The authors have gone to great lengths to create a book that covers all that is known or not known at the wildcats of the world as at the date of publication, 2002. Remember, the world of wild cats is moving fast in the wrong direction (for the wild cat) so some information may be slightly out of date such as recognised range (distribution). On some occasions this is liable to have shrunk since the date of publication. Despite that this is unquestionably the best book in the world on wildcats.
Mel Sunquist is listed as Program Director Department of Wildlife Ecology and Conservation at the University of Florida, Box 110430, University of Florida, Gainesville, FL 32611, (352) 846-0566 (as at June 2009).

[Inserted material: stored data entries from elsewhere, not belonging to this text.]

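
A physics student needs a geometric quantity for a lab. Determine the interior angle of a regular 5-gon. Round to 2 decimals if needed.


Shape: regular pentagon (5 sides)
Formula: interior angle = (n - 2) * 180 / n
(n - 2) = 3
(n - 2) * 180 = 540
angle = 540 / 5
angle = 108
108 degrees


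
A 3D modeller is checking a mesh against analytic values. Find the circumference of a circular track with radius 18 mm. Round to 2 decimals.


Shape: circle
Radius r = 18 mm
Formula: C = 2 * pi * r
C = 2 * pi * 18
C = 36 * pi
C = 113.1
113.1 mm


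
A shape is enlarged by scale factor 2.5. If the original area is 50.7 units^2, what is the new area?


Linear scale factor k = 2.5
Original area = 50.7 units^2
Rule: under a linear scaling by k, areas scale by k^2.
k^2 = 2.5^2 = 6.25
New area = 50.7 * 6.25
New area = 316.875
316.875 units^2


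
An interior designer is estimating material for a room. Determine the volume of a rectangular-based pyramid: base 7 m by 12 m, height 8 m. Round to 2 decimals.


Shape: rectangular pyramid
Base: 7 m x 12 m, Height h = 8 m
Formula: V = (1/3) * base_area * h
base_area = 7 * 12 = 84
base_area * h = 84 * 8 = 672
V = 672 / 3
V = 224
224 m^3


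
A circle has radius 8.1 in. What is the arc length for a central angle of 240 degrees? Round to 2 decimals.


Shape: circular arc
Radius r = 8.1 in, Angle = 240 degrees
Formula: L = (angle/360) * 2 * pi * r
2 * pi * r = 16.2 * pi
L = (240/360) * 16.2 * pi
L = 10.8 * pi
L = 33.93
33.93 in


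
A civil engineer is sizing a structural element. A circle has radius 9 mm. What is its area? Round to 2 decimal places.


Shape: circle
Radius r = 9 mm
Formula: A = pi * r^2
r^2 = 9^2 = 81
A = pi * 81
A = 254.47
254.47 mm^2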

He is widely published. Other books are:
- Sunquist, M. E. and F. C. Sunquist. 2002. Wild Cats of the World.
Chicago: Univ. Chicago Press. 452 pp.
- Sunquist, F. C., M. E. Sunquist & L. Beletsky. 2002.
Florida: The Ecotravelers’ Wildlife Guide. London: Academic Press. 532 pp.
- Sunquist, F. C. and M. E. Sunquist. 1988. Tiger Moon.
Chicago: Univ. Chicago Press. 187 pp.
He has written many Selected Journal, Book Chapters and Symposium Publications as well.
Fiona Sunquist, was, at the time of publication of Wild Cats Of The World, an editor for International Wildlife Magazine. I couldn’t see a clear confirmation that this magazine is still running on an internet search.
They make a formidable couple. Although this book is described as an encyclopaedia it is written in a very readable manner. The detail is impressive and it is a labour of love, which is what makes it the best.
I can find very little to to say against it. People looking for masses of large format colour pictures of cats might be disappointed as it is mainly words and information but each wild cat of the world is illustrated in a large format black and white photograph next to the information about the cat. I wonder why colour wasn’t used for these photographs? Cost probably but I think that was a mistake as colour photography provides information. However colour photographs of the cats are in a group in the middle of the book. In that sense it is a bit old fashioned but all the better for it. No froth just finely researched facts.
The authors take a neutral stance, it seems to me, on conservation. Well, if not neutral, in my opinion more emphasis could have been made. So, perhaps if I was to criticize, for me, it could be a little more outspoken against the persecution of the wild cats and the loss of habitat. And they use the word “harvest”, a euphemism for killing large numbers of cats for commercial reasons as if they are wheat. I personally hate that word. Wild cats should not longer be harvested. That time is over as it is for tuna and whales (at June 2009).
In this review of Wild Cats Of The World, I would highly recommend it; a truly fine book. You can read selected parts of it on Google books (new window). It cost £30.99 at Amazon UK and $29.70 in the USA.